JakartaGreater – Kunjungan delegasi militer India ke Rusia untuk pelatihan pengoperasian sistem pertahanan udara S-400 merupakan langkah dalam pengembangan hubungan kemitraan antara kedua negara, kata seorang perwakilan markas besar staf Angkatan Udara India kepada TASS, 19/1/2021 menjelang keberangkatan hampir 100 orang prajurit India ke Rusia.

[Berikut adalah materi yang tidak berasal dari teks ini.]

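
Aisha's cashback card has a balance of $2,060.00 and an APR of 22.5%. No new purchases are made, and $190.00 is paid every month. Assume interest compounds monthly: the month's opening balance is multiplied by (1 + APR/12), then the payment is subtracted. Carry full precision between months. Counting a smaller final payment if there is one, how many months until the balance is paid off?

Monthly rate r = 22.5%/12 = 1.875% = 0.01875.
Recurrence: B ← B·(1+r) − $190.00.
Month 1: interest $38.62; balance after payment $1,908.62.
Month 2: interest $35.79; balance after payment $1,754.41.
Closed form: n = −ln(1 − rB₀/P)/ln(1+r) = −ln(0.79671)/ln(1.01875) ≈ 12.234, so the balance reaches zero during payment 13.

13 months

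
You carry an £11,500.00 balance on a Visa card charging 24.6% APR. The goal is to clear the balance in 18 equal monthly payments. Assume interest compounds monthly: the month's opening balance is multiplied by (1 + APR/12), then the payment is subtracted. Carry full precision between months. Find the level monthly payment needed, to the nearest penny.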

“Saya akan mengatakan ini adalah langkah lain menuju kemitraan strategis India dan Rusia,” kata perwakilan tersebut di sela-sela pertemuan yang berlangsung di Kedutaan Besar Rusia, Selasa, 19/1/2021. Acara tersebut dihadiri oleh para ketua delegasi India, perwakilan dari Markas Besar Angkatan Udara India, dan Duta Besar Rusia untuk India Nikolai Kadashev dan Atase Militer · Konstantin Zadorin, serta para diplomat dan media lainnya.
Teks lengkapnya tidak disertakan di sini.